Karen Stack Umlauf

Personal information
- Nationality: American

Career information
- High school: Oak Forest (Oak Forest, Illinois)
- College: Northwestern (1980–1983);
- Coaching career: 2018–2020

Career history

As a coach:
- 2018–2020: Chicago Bulls (assistant)

= Karen Stack Umlauf =

American basketball coach

Karen Stack Umlauf is a former executive and assistant coach of the National Basketball Association's Chicago Bulls.

Stack Umlauf was a standout basketball player for the Northwestern Wildcats in the early 1980s. After a year of playing basketball overseas, she joined the Bulls in 1985, starting with a role of selling tickets. Over the next decades, she rose to become director of basketball operations for 20 years and later senior director of basketball administration.

In 2017, she lobbied Bulls head of basketball operations John Paxson to let her coach. She was first assigned to the summer league. In so doing, she became the Bulls' first female assistant coach, combining that role with the role of director of team operations.

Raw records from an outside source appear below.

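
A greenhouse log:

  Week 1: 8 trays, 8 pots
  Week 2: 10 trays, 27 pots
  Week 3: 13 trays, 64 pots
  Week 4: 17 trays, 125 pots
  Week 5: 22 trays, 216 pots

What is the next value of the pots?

343

Pots: 8, 27, 64, 125, 216 → 343 (perfect cubes: 2³, 3³, 4³, …).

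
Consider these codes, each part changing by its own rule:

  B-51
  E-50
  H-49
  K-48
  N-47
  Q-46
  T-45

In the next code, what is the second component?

44

Second component: −1 each step, so 51, 50, 49, 48, 47, 46, 45 → 44.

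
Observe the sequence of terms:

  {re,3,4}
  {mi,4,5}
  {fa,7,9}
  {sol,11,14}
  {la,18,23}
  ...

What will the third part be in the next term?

37

Third part: 4, 5, 9, 14, 23 → 37 (each term is the sum of the two before it).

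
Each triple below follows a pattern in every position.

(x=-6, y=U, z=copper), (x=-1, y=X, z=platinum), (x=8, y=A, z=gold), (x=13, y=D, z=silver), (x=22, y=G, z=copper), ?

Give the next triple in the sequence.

X — alternating steps +5, +9, +5, +9, …: -6, -1, 8, 13, 22 → 27.
Y: letters move forward 3 places in the alphabet, wrapping Z→A; U, X, A, D, G → J.
Z goes copper, platinum, gold, silver, copper → platinum (repeats copper → platinum → gold → silver).
Combining the parts gives (x=27, y=J, z=platinum).

(x=27, y=J, z=platinum)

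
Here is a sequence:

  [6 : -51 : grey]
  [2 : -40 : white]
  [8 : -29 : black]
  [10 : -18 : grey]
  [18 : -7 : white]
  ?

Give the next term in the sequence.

First part goes 6, 2, 8, 10, 18 → 28 (each term is the sum of the two before it).
Second part: +11 each step; -51, -40, -29, -18, -7 → 4.
Shade: grey, white, black, grey, white → black (repeats grey → white → black).
Combining the parts gives [28 : 4 : black].

[28 : 4 : black]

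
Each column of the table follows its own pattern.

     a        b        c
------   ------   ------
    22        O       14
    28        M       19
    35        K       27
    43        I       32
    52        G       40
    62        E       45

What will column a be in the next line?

73

Column a: differences are 6, 7, 8, … (increasing by 1 each time); 22, 28, 35, 43, 52, 62 → 73.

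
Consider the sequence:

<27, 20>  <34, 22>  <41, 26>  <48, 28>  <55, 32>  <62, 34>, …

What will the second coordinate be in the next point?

38

Second coordinate: alternating steps +2, +4, +2, +4, …; 20, 22, 26, 28, 32, 34 → 38.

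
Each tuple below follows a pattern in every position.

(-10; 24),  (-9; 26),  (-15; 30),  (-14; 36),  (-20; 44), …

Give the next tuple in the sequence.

First slot goes -10, -9, -15, -14, -20 → -19 (alternating steps +1, −6, +1, −6, …).
Second slot: differences are 2, 4, 6, … (increasing by 2 each time), so 24, 26, 30, 36, 44 → 54.
Putting it together: (-19; 54).

(-19; 54)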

On October 12, 2020, the organization announced Stack Umlauf would not return to the coaching staff under newly hired head coach Billy Donovan.

==Personal life==
Stack Umlauf is the sister of Jim Stack, a former scout and assistant general manager for the Bulls and later general manager of the Minnesota Timberwolves. She is also the aunt of NBA player Frank Kaminsky.